To get to this new stage of IT monitoring we need to be able to preempt the problem, learn to combine relevant data to solve bigger problems, and use that data to make business decisions. The goal is to move IT monitoring from a reactive response based system to a proactive system that can help align or lead business decisions.
How can we intuitively predict a problem with only the available data from currently working systems? First monitor and alarm on predicted future capacity metrics. From this step, we can now predict overcapacity before customers are affected on things like storage or networking.
Next, alarm on activity outside of normal ranges. Personally I use 1 to 2 standard deviations from the normal range.

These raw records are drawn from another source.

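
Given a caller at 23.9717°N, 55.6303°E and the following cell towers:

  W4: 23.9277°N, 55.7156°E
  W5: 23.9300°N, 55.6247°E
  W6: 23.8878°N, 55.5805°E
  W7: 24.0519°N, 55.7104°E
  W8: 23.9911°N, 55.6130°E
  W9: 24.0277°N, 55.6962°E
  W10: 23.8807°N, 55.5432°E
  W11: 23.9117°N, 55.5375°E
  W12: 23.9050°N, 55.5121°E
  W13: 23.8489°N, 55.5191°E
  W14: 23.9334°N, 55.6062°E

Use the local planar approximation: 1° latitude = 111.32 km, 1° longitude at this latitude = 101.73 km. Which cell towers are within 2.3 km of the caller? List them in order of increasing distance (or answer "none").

none

Distances from 23.9717°N, 55.6303°E:
W4: √((-0.0440·111.32)² + (0.0853·101.73)²) = √(23.991188 + 75.300204) = 9.9645 km
W5: √((-0.0417·111.32)² + (-0.0056·101.73)²) = √(21.548572 + 0.324544) = 4.6769 km
W6: √((-0.0839·111.32)² + (-0.0498·101.73)²) = √(87.230893 + 25.665916) = 10.6253 km
W7: √((0.0802·111.32)² + (0.0801·101.73)²) = √(79.706756 + 66.399242) = 12.0874 km
W8: √((0.0194·111.32)² + (-0.0173·101.73)²) = √(4.663907 + 3.097350) = 2.7859 km
W9: √((0.0560·111.32)² + (0.0659·101.73)²) = √(38.861759 + 44.943710) = 9.1545 km
W10: √((-0.0910·111.32)² + (-0.0871·101.73)²) = √(102.619331 + 78.511703) = 13.4585 km
W11: √((-0.0600·111.32)² + (-0.0928·101.73)²) = √(44.611713 + 89.123871) = 11.5644 km
W12: √((-0.0667·111.32)² + (-0.1182·101.73)²) = √(55.131278 + 144.588264) = 14.1322 km
W13: √((-0.1228·111.32)² + (-0.1112·101.73)²) = √(186.871525 + 127.969851) = 17.7438 km
W14: √((-0.0383·111.32)² + (-0.0241·101.73)²) = √(18.177910 + 6.010799) = 4.9182 km
Threshold 2.3 km: none within range.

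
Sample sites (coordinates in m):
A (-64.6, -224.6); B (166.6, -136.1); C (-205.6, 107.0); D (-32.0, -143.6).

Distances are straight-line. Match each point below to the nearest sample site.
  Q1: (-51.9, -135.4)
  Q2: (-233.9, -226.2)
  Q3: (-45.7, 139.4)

Q1 at (-51.9, -135.4):
  A: 90.1 m
  B: 218.5 m
  C: 287.0 m
  D: 21.5 m
  → nearest: D (21.5 m)
Q2 at (-233.9, -226.2):
  A: 169.3 m
  B: 410.5 m
  C: 334.4 m
  D: 218.1 m
  → nearest: A (169.3 m)
Q3 at (-45.7, 139.4):
  A: 364.5 m
  B: 347.8 m
  C: 163.1 m
  D: 283.3 m
  → nearest: C (163.1 m)

Q1→D; Q2→A; Q3→C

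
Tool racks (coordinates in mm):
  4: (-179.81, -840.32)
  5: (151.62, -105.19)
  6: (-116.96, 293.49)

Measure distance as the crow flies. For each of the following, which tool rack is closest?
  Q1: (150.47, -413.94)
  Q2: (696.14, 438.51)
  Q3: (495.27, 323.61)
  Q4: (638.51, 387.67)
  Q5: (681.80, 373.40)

Q1 at (150.47, -413.94):
  4: √((-330.28)² + (-426.38)²) = √(109084.8784 + 181799.9044) = 539.34 mm
  5: √((1.15)² + (308.75)²) = √(1.3225 + 95326.5625) = 308.75 mm
  6: √((-267.43)² + (707.43)²) = √(71518.8049 + 500457.2049) = 756.29 mm
  → nearest: 5 (308.75 mm)
Q2 at (696.14, 438.51):
  4: √((-875.95)² + (-1278.83)²) = √(767288.4025 + 1635406.1689) = 1550.06 mm
  5: √((-544.52)² + (-543.70)²) = √(296502.0304 + 295609.6900) = 769.49 mm
  6: √((-813.10)² + (-145.02)²) = √(661131.6100 + 21030.8004) = 825.93 mm
  → nearest: 5 (769.49 mm)
Q3 at (495.27, 323.61):
  4: √((-675.08)² + (-1163.93)²) = √(455733.0064 + 1354733.0449) = 1345.54 mm
  5: √((-343.65)² + (-428.80)²) = √(118095.3225 + 183869.4400) = 549.51 mm
  6: √((-612.23)² + (-30.12)²) = √(374825.5729 + 907.2144) = 612.97 mm
  → nearest: 5 (549.51 mm)
Q4 at (638.51, 387.67):
  4: √((-818.32)² + (-1227.99)²) = √(669647.6224 + 1507959.4401) = 1475.67 mm
  5: √((-486.89)² + (-492.86)²) = √(237061.8721 + 242910.9796) = 692.80 mm
  6: √((-755.47)² + (-94.18)²) = √(570734.9209 + 8869.8724) = 761.32 mm
  → nearest: 5 (692.80 mm)
Q5 at (681.80, 373.40):
  4: √((-861.61)² + (-1213.72)²) = √(742371.7921 + 1473116.2384) = 1488.45 mm
  5: √((-530.18)² + (-478.59)²) = √(281090.8324 + 229048.3881) = 714.24 mm
  6: √((-798.76)² + (-79.91)²) = √(638017.5376 + 6385.6081) = 802.75 mm
  → nearest: 5 (714.24 mm)

Q1→5; Q2→5; Q3→5; Q4→5; Q5→5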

Using this data, we can investigate the reason for the abnormal range to determine if it is symbolic of a future problem. These are 2 things that have been a part of the Zenoss platform for a long time and should be part of any modern monitoring solution.
Finally, we have to understand how to take individual data points and combine them into pieces of a larger puzzle. At Zenoss, this has been core to our product for a long time and is something that modifies the value of the product from monitoring to decreasing incident resolution times. Having a single device down or over capacity could potentially harm many other devices and business systems understanding that relationship can eliminate a flood of alarms into a single alarm for the direct cause of the incident.
This needs to incorporate application performance metrics, log data, monitoring and many data points to create a holistic understanding of the environment. However, one must let the business model dictate the data necessary to create a holistic view. For example, I have seen engineering firms use data from individual HPC workloads and combine them with individual machine data during the time the job was running to determine if workloads were being oversubscribed by the job scheduler. This company was able to free up hundreds of hours a month by decreasing the minimum required specs to load a job. I have also seen MSP’s use data collected by customer to pre-empt customer needs and plan accordingly by customer.
This leads nicely into the real goal of the new IT monitoring paradigm, making and aligning with business decisions. A MSP that can predict and prepare for customer capacity is more likely to succeed than one that cannot. That same MSP could offer customers the ability to see the monitoring of their devices for an additional fee. Software engineering firms that can predict the footprint of their new product based on the usage of the engineers still creating it can be better prepared for the needs of the future. Helpdesks, and IT Administrators can decrease downtime by predicting what could be a problem. The IT focus will move from responding to customer problems to working on things that affect the business. When there are problems the time to resolution will be significantly less than before allowing them to get back to more important projects. The role of modern monitoring needs to make use of the vast amounts of data at its disposal to predict potential problems before they affect users, proactively determine the cause of current issues and solve a larger business problem.